Freesia is a genus of herbaceous perennial flowering plant life in the family Iridaceae, first referred to as a genus in 1866 by Chr. Fr. Echlon (1795-1868) and known as after German botanist and doctor Friedrich Freese (1794-1878). It is native to the eastern area of southern Africa, from Kenya south to South Africa, most species being found in Cape Provinces. Varieties of the past genus Anomatheca are now contained in Freesia. The plant life often called "freesias", with fragrant funnel-shaped bouquets, are cultivated hybrids of a number of Freesia types. Some other kinds are also cultivated as ornamental vegetation.
They are simply herbaceous crops which grow from a conical corm 1-2.5 cm size, which delivers up a tuft of small leaves 10-30 cm long, and a sparsely branched stem 10-40 cm high bearing a few leaves and a loose one-sided spike of plants with six tepals. Many types have fragrant narrowly funnel-shaped flowers, although those formerly located in the genus Anomatheca, such as F. laxa, have toned flowers. Freesias are being used as food plant life by the larvae of some Lepidoptera types including Large Yellowish Underwing.
CULTIVATION AND USES
The plant life usually called "freesias" are derived from crosses manufactured in the 19th hundred years between F. refracta and F. leichtlinii. Numerous cultivars have been bred from these types and the green- and yellow-flowered forms of F. corymbosa. Modern tetraploid cultivars have flowers ranging from white to yellowish, red, red and blue-mauve. They can be mostly cultivated professionally in the Netherlands by about 80 growers.[3] Freesias can be quickly increased from seed. Because of the specific and satisfying scent, they are generally used in hands products, shampoos, candles, etc.[citation needed], however, the blooms are mainly used in wedding bouquets. They could be planted in the street to redemption in USDA Hardiness Zones 9-10 (i.e. where the temperature will not show up below about -7 ?C (20 ?F)), and in the planting season in Zones 4-8.
Freesia laxa (previously called Lapeirousia laxa or Anomatheca cruenta) is one of the other types of the genus which is commonly cultivated.

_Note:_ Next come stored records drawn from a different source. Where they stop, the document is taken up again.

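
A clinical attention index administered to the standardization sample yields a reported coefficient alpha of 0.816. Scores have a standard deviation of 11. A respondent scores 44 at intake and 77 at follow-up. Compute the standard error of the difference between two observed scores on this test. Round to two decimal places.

SEM = 11.00000 · √(1 − 0.81600) = 11.00000 · √0.18400 ≃ 11.00000 · 0.42895 ≃ 4.71847
SE_diff = √2 · SEM ≃ 6.67293

6.67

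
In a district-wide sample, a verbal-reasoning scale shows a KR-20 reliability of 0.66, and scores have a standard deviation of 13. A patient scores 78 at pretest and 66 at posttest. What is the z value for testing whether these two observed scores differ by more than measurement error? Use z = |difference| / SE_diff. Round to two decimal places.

The standard error of measurement is 13.0000×√(1 − 0.6600) ≈ 13.0000×0.5831 ≈ 7.5802.
Standard error of the difference = 7.5802·√2 ≈ 10.7201
z = |78 − 66| / 10.7201 = 12 / 10.7201 ≈ 1.1194

1.12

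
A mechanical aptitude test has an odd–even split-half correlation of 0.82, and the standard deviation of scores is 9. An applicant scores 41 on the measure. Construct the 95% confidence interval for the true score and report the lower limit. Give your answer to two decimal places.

Full-length reliability (Spearman-Brown) = 2(0.82)/(1+0.82) ≈ 0.901
The standard error of measurement is 9.000·√(1 − 0.901) ≈ 9.000·0.314 ≈ 2.830.
1.96 · SEM ≈ 5.548
Lower bound: 41 − 5.548 = 35.452

35.45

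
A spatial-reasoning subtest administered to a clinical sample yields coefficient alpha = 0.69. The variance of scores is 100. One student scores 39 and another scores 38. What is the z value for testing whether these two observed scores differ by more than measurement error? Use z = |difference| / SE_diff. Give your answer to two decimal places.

0.13

SD = √100 = 10.0000
SEM = 10.0000×√(1 − 0.6900) ≈ 5.5678
Standard error of the difference = 5.5678·√2 ≈ 7.8740
z = |39 − 38| / 7.8740 = 1 / 7.8740 ≈ 0.1270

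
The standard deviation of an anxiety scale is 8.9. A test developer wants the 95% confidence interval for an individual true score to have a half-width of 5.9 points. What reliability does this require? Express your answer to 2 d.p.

SEM needed = half-width / z = 5.9/1.96 ≈ 3.010
r = 1 − (3.010/8.9)² ≈ 1 − 0.114 ≈ 0.886

0.89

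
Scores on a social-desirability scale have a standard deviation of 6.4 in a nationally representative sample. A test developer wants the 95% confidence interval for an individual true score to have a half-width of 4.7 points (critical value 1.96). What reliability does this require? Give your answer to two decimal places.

0.86

Required SEM = 4.7 / 1.96 ≈ 2.3980
r = 1 − (SEM / SD)² = 1 − (2.3980 / 6.4)² ≈ 1 − 0.1404 ≈ 0.8596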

Smaller than the scented freesia cultivars, it includes flat alternatively than cup-shaped blossoms. Extensive 'forcing' of this bulb occurs in Half Moon Bay in California where several growers chill the bulbs in proprietary solutions to satisfy cold dormancy which results in formation of buds in just a predicted variety of weeks - often 5 weeks at 55 ?F (13 ?C).
Herbaceous vegetation (in botanical use frequently simply herbal remedies) are plants that have no persistent woody stem above floor. Herbaceous plant life may be annuals, biennials or perennials. Annual herbaceous plants perish completely by the end of the growing season or when they have got flowered and fruited, plus they then expand again from seed. Herbaceous perennial and biennial crops may have stems that pass away by the end of the growing season, but parts of the plant endure under or near the ground from season to season (for biennials, until the next growing season, when they blossom and perish). New development produces from living tissues left over on or under the ground, including roots, a caudex (a thickened portion of the stem at walk out) or numerous kinds of underground stems, such as light bulbs, corms, stolons, rhizomes and tubers. Examples of herbaceous biennials include carrot, parsnip and common ragwort; herbaceous perennials include potato, peony, hosta, mint, most ferns & most grasses. By contrast, non-herbaceous perennial plants are woody crops that have stems above surface that continue to be alive during the dormant season and grow shoots the next year from the above-ground parts - these include trees, shrubs and vines.